Governo prevê maior arrecadação
Marcelo AlmeidaNem tantoMiguel Salomão: para ter direito a empréstimo, montadora francesa terá de investir R$ 750 milhõesO governo do Estado questionou ontem a forma como o deputado Romanelli interpretou o acordo firmado com a Renault. Sob os olhos atentos do secretário da Comunicação, Jaime Lechinski, o secretário do Planejamento, Miguel Salomão, não quis confirmar a veracidade dos documentos apresentados, mas admitiu a existência de uma cláusula que possibilita um empréstimo de até R$ 1,5 bilhão. Ele ressaltou, no entanto, que o direito da montadora só se consumará em quatro anos, mediante comprovação de investimentos na ordem de US$ 750 milhões. Salomão invocou uma fórmula econômica, que mede a expansão tributária, para embasar seus argumentos.
Ele assegura que até o momento o governo Lerner não desembolsou um tostão para a vinda da montadora e que o negócio foi vantajoso. O que ocorreu, segundo ele, foi apenas a integralização de cerca de US$ 90 milhões, através da subscrição de ações para aumento de capital. O teto é de US$ 300 milhões. Optamos por um protocolo melhor, se comparado com os firmados por outros estados, que tiveram de desembolsar um mínimo de US$ 250 milhões, garante o secretário. Ele diz ainda que o governo poderá lucrar com a venda destas ações depois de sete anos.
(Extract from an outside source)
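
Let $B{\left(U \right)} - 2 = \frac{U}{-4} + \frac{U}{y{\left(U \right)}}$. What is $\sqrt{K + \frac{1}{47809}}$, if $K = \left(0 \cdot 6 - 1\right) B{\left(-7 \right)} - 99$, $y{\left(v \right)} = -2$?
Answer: $\frac{i \sqrt{971422513189}}{95618} \approx 10.308 i$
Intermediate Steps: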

O secretário do Planejamento disse que o contrato firmado com a Renault é lucrativo. Ele informa que na primeira fase, quando a montadora passar a produzir 110 mil automóveis, o acréscimo de Imposto sobre a Circulação de Mercadorias e Serviços (ICMS) será de US$ 120 milhões, no ano 2.000. Em 2005, serão outros US$ 240 milhões incorporados à arrecadação do Paraná, contabiliza. Salomão calcula que para cada um dos 2,3 mil empregos diretos estimados pela Renault, outros 16 indiretos serão gerados.
Na análise do secretário da Fazenda, Giovani Gionédis, a quebra de sigilo patrocinada pelo PMDB atrapalha as negociações que o governo mantêm com as montadoras que ainda podem vir a se instalar no Estado. Não nos preocupamos com o conteúdo do pacto, mas sim com os efeitos da competitividade. Cada caso tem de ser tratado de forma singular, pondera o secretário que, por outro lado, faz análise positiva do vazamento. Pelo menos o Paraná inteiro saberá que não há nada de desonesto neste protocolo, afirma.
O secretário-chefe da Casa Civil, Rafael Greca, entende que os efeitos do vazamento não têm repercussão nenhuma. Já firmamos o contrato. São as regras do Direito Internacional. Naquele momento era necessário o sigilo, agora não é mais. O governo gerou uma criança em segredo. Agora que cresceu e está saudável, pode apresentá-la, comparou Greca. Para ele, o governo não deve se intimidar com esse tipo de observações preparadas pelos adversários. Não temos de ter vergonha do projeto de industrialização que optamos, aconselha.